Olhou novamente para aquele monte de folhas impressas e achou que poderia servir para elevar um pouco o monitor do computador. Afinal, sempre teria alguma utilidade.  Abriu-o mais uma vez. Já agora, queria ver como terminava. Leu o parágrafo da última página. Ah, felizmente tinha uma lombada com a altura ideal para o que precisava. 

Das pseudoescolas de manequins, o seu pensamento deslocou-se para as escolinhas de futebol. Para os meninos arrastados pela ideia de que a fama é tudo. De que estudar dá trabalho. Ganhar a vida a dar uns chutes na bola é bem mais fácil e apelativo. Talento e sacrifício são pormenores. Abre-se uma “escola”. Enfiam-se os miúdos nuns equipamentos giros. Depois, basta ir sussurrando aos ouvidos dos pais que têm ali o próximo Ronaldo e a mensalidade não falha. Sonham com aviões particulares, mansões em lugares paradisíacos, contratos de milhões a fazer capas de jornais. O tempo vai passando. O secundário faz-se a custo. O sentimento de injustiça. A revolta. A frustração que tantas vezes poderia ter sido evitada. Bastaria alguma honestidade. Bastaria que se dissesse claramente que a maioria dos meninos e meninas se podem divertir, mas nunca  serão profissionais. Só que a honestidade custa dinheiro. O problema é que no futebol é que não há como vingar sem verdade. Já na literatura… Suspirou. Voltou a olhar para o livro. Poderia o texto da contracapa induzir os compradores em erro? Começou a ler. Não aguentou mais de duas linhas. Não. Nem era esse o caso.

E voltou a pensar nas sanguessugas que, sempre atentas, vão diversificando o negócio, tirando proveito das ilusões e ingenuidade alheias. Alimentam-se  agora do sangue de um novo grupo de vítimas. Atacam-nas nas águas pantanosas das editoras, que nascem um pouco por todo o lado, entaladas entre uma escola de modelos/atores (vai dar tudo ao mesmo) e outra de futebol. E é ver entrar e sair os aspirantes a escritores.  Entram apreensivos, ansiosos. Saem com o ego massajado e a carteira mais leve. A maioria das editoras é hoje um negócio que vive de alimentar sonhos e explorar sonhadores. Publicam manuscritos com mais erros de ortografia e sintaxe do que parágrafos.

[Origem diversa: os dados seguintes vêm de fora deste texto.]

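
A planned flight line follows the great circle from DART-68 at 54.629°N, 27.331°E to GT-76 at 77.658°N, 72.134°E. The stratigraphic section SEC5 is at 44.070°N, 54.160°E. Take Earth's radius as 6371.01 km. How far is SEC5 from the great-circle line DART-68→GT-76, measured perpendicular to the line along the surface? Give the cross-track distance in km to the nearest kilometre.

2249 km

δ₁₃ = central angle DART-68→SEC5 = 0.353124 rad  (haversine)
θ₁₃ = bearing DART-68→SEC5 = 110.336°,  θ₁₂ = bearing DART-68→GT-76 = 18.825°
dₓₜ = R·arcsin(sin δ₁₃ · sin(θ₁₃ − θ₁₂)) = 6371.01·arcsin(0.34583·sin(91.511°)) = 2248.939 km
|dₓₜ| = 2248.939 km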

Enredos ao nível da composição “As minhas férias”. Um discurso que convence o autor de que será o próximo Saramago. Mas em bom, claro!  O outro nem pontuar sabia! O editor vai metendo milhares de euros ao bolso, ano após ano. Sim, porque os leitores não foram lá à primeira, mas hão de reconhecer o génio. Não se pode desistir assim. O próximo volume não falha. Faz-se uma capa ainda mais chamativa e embala-se num saquinho com brilhantes, fechado com uma fitinha de seda. Monta-se uma banca com flores de plástico nas feiras do livro e fazem-se sessões de autógrafos. É fundamental que o texto tenha muitas frases de encher o ouvido. Daquelas a escorrer azeite. Pode até ter atores das telenovelas a ler uns excertos. Custa dinheiro. Mas é um investimento. Depois é publicar mais um. E outro.  E até outro, se o pé de meia ainda não se tiver esgotado.

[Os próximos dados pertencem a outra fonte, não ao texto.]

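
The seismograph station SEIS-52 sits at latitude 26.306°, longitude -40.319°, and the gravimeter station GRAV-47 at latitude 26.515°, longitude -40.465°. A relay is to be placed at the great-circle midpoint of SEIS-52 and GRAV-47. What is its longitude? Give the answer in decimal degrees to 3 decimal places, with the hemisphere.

Bx = cos φ₂ cos Δλ = 0.894815,  By = cos φ₂ sin Δλ = -0.002280
φₘ = atan2(sin φ₁ + sin φ₂, √((cos φ₁ + Bx)² + By²)) = 26.41052°
λₘ = λ₁ + atan2(By, cos φ₁ + Bx) = -40.39193°

40.392°W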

man playing soccer game on field

E vem-lhe então à memória a recordação de uma antiga professora da FLUL. Uma conhecida catedrática com tanto de competente como de pouco diplomática que, certo  dia, após a apresentação de um trabalho, perguntou à autora se havia um prato que cozinhasse particularmente bem.

⎼ Quiche de espinafres! ⎼ retorquiu a rapariga.

 A resposta não se fez esperar:

 ⎼ Então, vá para casa e faça imensas quiches de espinafres. Mas deixe a literatura em paz que não lhe fez mal nenhum.

E ela foi.

Cruel? Sim. Honesta, porém.

Leonor coloca finalmente o livro debaixo do monitor. Lombada virada para a parede. A cor da capa e o título são-lhe insuportáveis.